Gods and Mortals at Olympus: Ancient Dion, City of Zeus explores the relationship between daily life in an ancient city built on the slopes of Mount Olympus and the mythological abode of the gods at the peak. Within an immersive setting, the exhibition features more than ninety artworks and artifacts—including mosaics, sculptures, jewelry, ceramics, coins, glass, and implements—dating from the tenth century BCE to the fourth century CE. None of these objects have been seen before in the United States. Among the highlights are marble sculptures from Hellenistic and Roman times of deities including Zeus, Demeter, and Aphrodite, decorative objects and implements dating back as far as 1,000 BCE, and a visually stunning group of mosaic panels from the private Villa of Dionysus, newly restored with the support of the Onassis Foundation and exhibited to the public for the first time anywhere.

‘Gods and Mortals at Olympus’ at Onassis Cultural Centre in NY
Cult Statue of Zeus Hypsistos, 2nd century AD 
[Credit: © Hellenic Ministry of Culture]
The large central panel of the mosaics (approximately 5 feet high by 7 feet long), showing Dionysus, the god of wine and theater, in triumph, is installed with three accompanying mosaic panels depicting the theatrical masks of Silenus, King Lycurgus, and a satyr. These decorations from the late 2nd to early 3rd century CE testify to the importance of Dion as a theatrical center dating back to the reign of Archelaos, under whose patronage Euripides is said to have written The Bacchae and under whose support the play was first performed.

Also on view from the Roman period are a group of four marble sculptures portraying philosophers (part of the furnishings in the Villa of Dionysus) and sculptures of a philosopher and two divinities associated with Asclepius, the god of medicine, that were installed in Dion’s main public baths. These works illustrate the persistence into Roman times of the Greek tradition of the gymnasium as a place of recreation and discussion.

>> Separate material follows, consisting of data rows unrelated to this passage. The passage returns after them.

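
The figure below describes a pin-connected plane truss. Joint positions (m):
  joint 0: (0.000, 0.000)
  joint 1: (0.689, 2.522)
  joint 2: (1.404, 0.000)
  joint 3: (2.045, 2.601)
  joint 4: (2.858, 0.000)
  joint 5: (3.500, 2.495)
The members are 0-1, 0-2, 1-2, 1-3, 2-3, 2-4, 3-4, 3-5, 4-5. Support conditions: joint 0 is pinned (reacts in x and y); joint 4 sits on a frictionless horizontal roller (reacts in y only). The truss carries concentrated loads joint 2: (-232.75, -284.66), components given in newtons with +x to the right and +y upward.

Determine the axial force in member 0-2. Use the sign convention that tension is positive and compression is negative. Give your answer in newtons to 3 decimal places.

-193.186

N=6 nodes, M=9 members, R=3 reactions → 2N=12, M+R=12
member 0 (0-1): L=2.6144, (cx,cy)=(0.2635,0.9646)
member 1 (0-2): L=1.4040, (cx,cy)=(1.0000,0.0000)
member 2 (1-2): L=2.6214, (cx,cy)=(0.2728,-0.9621)
member 3 (1-3): L=1.3583, (cx,cy)=(0.9983,0.0582)
member 4 (2-3): L=2.6788, (cx,cy)=(0.2393,0.9709)
member 5 (2-4): L=1.4540, (cx,cy)=(1.0000,0.0000)
member 6 (3-4): L=2.7251, (cx,cy)=(0.2983,-0.9545)
member 7 (3-5): L=1.4589, (cx,cy)=(0.9974,-0.0727)
member 8 (4-5): L=2.5763, (cx,cy)=(0.2492,0.9685)
solve A·x = −loads:
  F[0-1] = -150.1272 N (compression)
  F[0-2] = -193.1858 N (compression)
  F[1-2] = +145.7248 N (tension)
  F[1-3] = -79.4460 N (compression)
  F[2-3] = +148.7828 N (tension)
  F[2-4] = +43.7101 N (tension)
  F[3-4] = -146.5121 N (compression)
  F[3-5] = -0.0000 N (compression)
  F[4-5] = +0.0000 N (tension)
  Rx@0 = +232.7500 N
  Ry@0 = +144.8200 N
  Ry@4 = +139.8400 N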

Other important statues, dating from the Hellenistic period, reflect the prominence of the cults of the goddesses Demeter and Aphrodite, as well as the gradual introduction of Egyptian influences into the religious life of Dion. Among these works are a head from a statue of Demeter, a statue of Aphrodite Hypolympidia excavated from the sanctuary later dedicated to Isis, and a relief stele depicting Isis as Demeter.

Also included in the exhibition are fascinating objects that are more intimate and utilitarian in nature. Among these are a metal brooch with remnants of fabric, fashioned as a pair of spirals, that dates from the early Iron Age (1000 – 700 BCE); terracotta jars from the same period, excavated from a cemetery mound; a gold bracelet with lion’s head finials from the late 3rd century BCE; a group of nine gold impressions of coins; a copper alloy medical instrument—a speculum—from the 1st century BCE; a copper alloy oil lamp with a decorative head of a panther (1st-2nd century CE); and a miniature glass vessel with an incised inscription from the mid-2nd to 4th century CE.

Augmenting these objects are specially commissioned videos showing the landscape of Mount Olympus and the archaeological site of Dion and the removal and conservation of the mosaics from the Villa of Dionysus.